- The Washington Times - Sunday, March 19, 2017

The Justice Department told a federal appeals court Friday that President Trump must have the authority to fire the head of the Consumer Financial Protection Bureau, a powerful regulatory agency created under President Obama.

In an unusual move, the Justice Department filed a friend-of-the court brief opposing the CFPB in a major court case, asserting that the agency’s organizational structure is unconstitutional. It’s the same conclusion that a panel of appellate judges reached last year.

In the court case, begun during the Obama administration, the CFPB is seeking to preserve its current structure, in which Director Richard Cordray is protected from being fired by the president. The Trump Justice Department told the U.S. Court of Appeals for the District of Columbia that the president should be able to fire the director at will.

“Because a single agency head is unchecked by the constraints of group decision-making among members appointed by different presidents, there is a greater risk that an ‘independent’ agency headed by a single person will engage in extreme departures from the president’s executive policy,” Justice officials told the court. “Limitations on the president’s authority to remove a single agency head are a recent development to which the executive branch has consistently objected.”

Republicans in Congress have criticized the CFPB as a regulator run amok with no accountability. Mr. Trump’s advisers haven’t said what, if anything, he intends to do with the agency.

The Justice Department sided with PHH Corp., a mortgage lender, against the CFPB’s enforcement action against the company. But the Justice Department stopped short in its brief of asking the court for the bureau to be abolished.

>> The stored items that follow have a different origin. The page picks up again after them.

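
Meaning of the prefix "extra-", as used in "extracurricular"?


Prefix: extra-
Example: extracurricular = extra- + curricular
Meaning = beyond


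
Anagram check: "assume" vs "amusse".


Word 1: "assume" → sorted: aemssu
Word 2: "amusse" → sorted: aemssu
Same letters? aemssu == aemssu
Anagram = Yes


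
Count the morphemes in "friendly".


Word: "friendly"
Morphemes: friend | -ly
Each morpheme carries meaning
= 2 morphemes


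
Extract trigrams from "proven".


Word: "proven" (length 6)
Number of trigrams = 6 - 3 + 1 = 4
  Position 0: "pro"
  Position 1: "rov"
  Position 2: "ove"
  Position 3: "ven"
Trigrams = "pro", "rov", "ove", "ven"


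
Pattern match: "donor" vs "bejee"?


Pattern of "donor": [0, 1, 2, 1, 3]
Pattern of "bejee": [0, 1, 2, 1, 1]
Patterns do not match
Same pattern = No


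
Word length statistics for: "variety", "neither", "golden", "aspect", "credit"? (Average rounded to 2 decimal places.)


Lengths: "variety"=7, "neither"=7, "golden"=6, "aspect"=6, "credit"=6
Sum = 32, Count = 5
Average = 32/5 = 6.40
= avg=6.40, min=6, max=7


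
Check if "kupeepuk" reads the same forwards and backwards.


Word: "kupeepuk"
Reversed: "kupeepuk"
Forward == Backward? kupeepuk == kupeepuk
Palindrome = Yes


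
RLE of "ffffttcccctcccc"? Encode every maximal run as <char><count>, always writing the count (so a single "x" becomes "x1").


String: "ffffttcccctcccc"
Scanning for consecutive runs:
  'f' x 4
  't' x 2
  'c' x 4
  't' x 1
  'c' x 4
RLE = "f4t2c4t1c4"


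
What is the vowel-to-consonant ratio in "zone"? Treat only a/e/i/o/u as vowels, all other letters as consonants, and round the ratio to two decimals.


Word: "zone"
Vowels (a,e,i,o,u): 2
Consonants: 2
Ratio = 2/2
= 1.00


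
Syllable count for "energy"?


Word: "energy"
Syllable breakdown: en / er / gy
Counting: 3 parts
= 3 syllables


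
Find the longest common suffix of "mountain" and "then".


Word 1: "mountain"
Word 2: "then"
Comparing from end:
  Pos -1: 'n' == 'n'
  Pos -2: 'i' != 'e' (stop)
LCS = "n" (length 1)


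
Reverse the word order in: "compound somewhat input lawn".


Original: "compound somewhat input lawn"
Words (1..n): compound | somewhat | input | lawn
Reversed (n..1): lawn | input | somewhat | compound
Result = "lawn input somewhat compound"


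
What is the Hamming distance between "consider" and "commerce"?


Comparing character by character (same length = 8):
  Pos 0: 'c' vs 'c' =
  Pos 1: 'o' vs 'o' =
  Pos 2: 'n' vs 'm' !=
  Pos 3: 's' vs 'm' !=
  Pos 4: 'i' vs 'e' !=
  Pos 5: 'd' vs 'r' !=
  Pos 6: 'e' vs 'c' !=
  Pos 7: 'r' vs 'e' !=
Hamming distance = 6


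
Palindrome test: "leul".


Word: "leul"
Reversed: "luel"
Forward == Backward? leul != luel
Palindrome = No


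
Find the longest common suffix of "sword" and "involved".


Word 1: "sword"
Word 2: "involved"
Comparing from end:
  Pos -1: 'd' == 'd'
  Pos -2: 'r' != 'e' (stop)
LCS = "d" (length 1)


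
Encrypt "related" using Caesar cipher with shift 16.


Word: "related"
Shift: 16
Each letter → (letter + shift) mod 26:
  'r' (17) + 16 = 7 → 'h'
  'e' (4) + 16 = 20 → 'u'
  'l' (11) + 16 = 1 → 'b'
  'a' (0) + 16 = 16 → 'q'
  't' (19) + 16 = 9 → 'j'
  'e' (4) + 16 = 20 → 'u'
  'd' (3) + 16 = 19 → 't'
Result = "hubqjut"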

Congress created the CFPB as part of the Dodd-Frank financial regulatory law in 2010, with the vocal backing of Democrats such as Mr. Obama and Sen. Elizabeth Warren of Massachusetts.

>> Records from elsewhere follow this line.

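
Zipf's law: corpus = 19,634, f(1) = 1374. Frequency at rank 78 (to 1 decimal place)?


Zipf's law: f(r) = f(1) / r
f(1) = 1374
f(78) = 1374 / 78
= 17.6 occurrences


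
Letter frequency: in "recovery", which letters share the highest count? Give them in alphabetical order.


Word: "recovery"
Letter counts:
  'c': 1
  'e': 2
  'o': 1
  'r': 2
  'v': 1
  'y': 1
Maximum count = 2
Most frequent = 'e', 'r' (2 times each)


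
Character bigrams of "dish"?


Word: "dish" (length 4)
Number of bigrams = 4 - 2 + 1 = 3
  Position 0: "di"
  Position 1: "is"
  Position 2: "sh"
Bigrams = "di", "is", "sh"


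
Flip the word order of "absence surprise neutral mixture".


Original: "absence surprise neutral mixture"
Words (1..n): absence | surprise | neutral | mixture
Reversed (n..1): mixture | neutral | surprise | absence
Result = "mixture neutral surprise absence"


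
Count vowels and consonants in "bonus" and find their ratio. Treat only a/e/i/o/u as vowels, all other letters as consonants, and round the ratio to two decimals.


Word: "bonus"
Vowels (a,e,i,o,u): 2
Consonants: 3
Ratio = 2/3
= 0.67


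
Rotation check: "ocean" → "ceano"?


Word: "ocean", Candidate: "ceano"
Method: check if candidate is substring of word+word
"oceanocean" contains "ceano"? Yes
Is rotation = Yes


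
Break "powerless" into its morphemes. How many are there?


Word: "powerless"
Morphemes: power + -less
Each morpheme carries meaning
= 2 morphemes


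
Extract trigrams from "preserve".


Word: "preserve" (length 8)
Number of trigrams = 8 - 3 + 1 = 6
  Position 0: "pre"
  Position 1: "res"
  Position 2: "ese"
  Position 3: "ser"
  Position 4: "erv"
  Position 5: "rve"
Trigrams = "pre", "res", "ese", "ser", "erv", "rve"


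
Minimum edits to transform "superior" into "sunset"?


Word 1: "superior" (length 8)
Word 2: "sunset" (length 6)
One optimal edit sequence (insert/delete/substitute each cost 1):
  1. keep 's'
  2. keep 'u'
  3. delete 'p'  (+1)
  4. delete 'e'  (+1)
  5. substitute 'r' -> 'n'  (+1)
  6. substitute 'i' -> 's'  (+1)
  7. substitute 'o' -> 'e'  (+1)
  8. substitute 'r' -> 't'  (+1)
Total edit operations: 6
Edit distance = 6


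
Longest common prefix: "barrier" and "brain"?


Word 1: "barrier"
Word 2: "brain"
Comparing from start:
  Pos 0: 'b' == 'b'
  Pos 1: 'a' != 'r' (stop)
LCP = "b" (length 1)


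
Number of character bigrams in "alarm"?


Word: "alarm" (length 5)
Number of 2-grams = length - 2 + 1 = 5 - 2 + 1
= 4


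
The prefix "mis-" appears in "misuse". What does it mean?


Prefix: mis-
As in: misuse -> mis- + use
Meaning = wrongly


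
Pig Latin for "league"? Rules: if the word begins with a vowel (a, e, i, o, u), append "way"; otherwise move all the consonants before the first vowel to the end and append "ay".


Word: "league"
Starts with consonant(s) → move to end, add 'ay'
Consonant cluster: "l"
Pig Latin = "eaguelay"


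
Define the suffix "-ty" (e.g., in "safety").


Suffix: -ty
Example: safety = safe + -ty
Meaning = quality of


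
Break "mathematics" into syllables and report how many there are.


Word: "mathematics"
Syllable breakdown: math / e / mat / ics
Counting: 4 parts
= 4 syllables


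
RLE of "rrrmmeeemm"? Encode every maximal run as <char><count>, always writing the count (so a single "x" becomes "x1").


String: "rrrmmeeemm"
Scanning for consecutive runs:
  'r' x 3
  'm' x 2
  'e' x 3
  'm' x 2
RLE = "r3m2e3m2"


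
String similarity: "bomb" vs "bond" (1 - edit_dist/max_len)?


Word 1: "bomb" (length 4)
Word 2: "bond" (length 4)
One optimal edit sequence:
  1. keep 'b'
  2. keep 'o'
  3. substitute 'm' -> 'n'  (+1)
  4. substitute 'b' -> 'd'  (+1)
Edit distance = 2
Max length = max(4, 4) = 4
Similarity = 1 - 2/4
= 0.5000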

The agency aims to regulate the consumer-finance industry, including credit card companies, loan agencies, and other financial products and services. It has the power to investigate companies, take enforcement actions and impose civil fines.

PHH challenged a $109 million fine imposed by the CFPB for alleged violations of a real-estate law. A three-judge panel of the D.C. Circuit ruled last year that the CFPB’s organizational structure, with a single head instead of a commission, was unconstitutional.

Andrea Noble contributed to this report.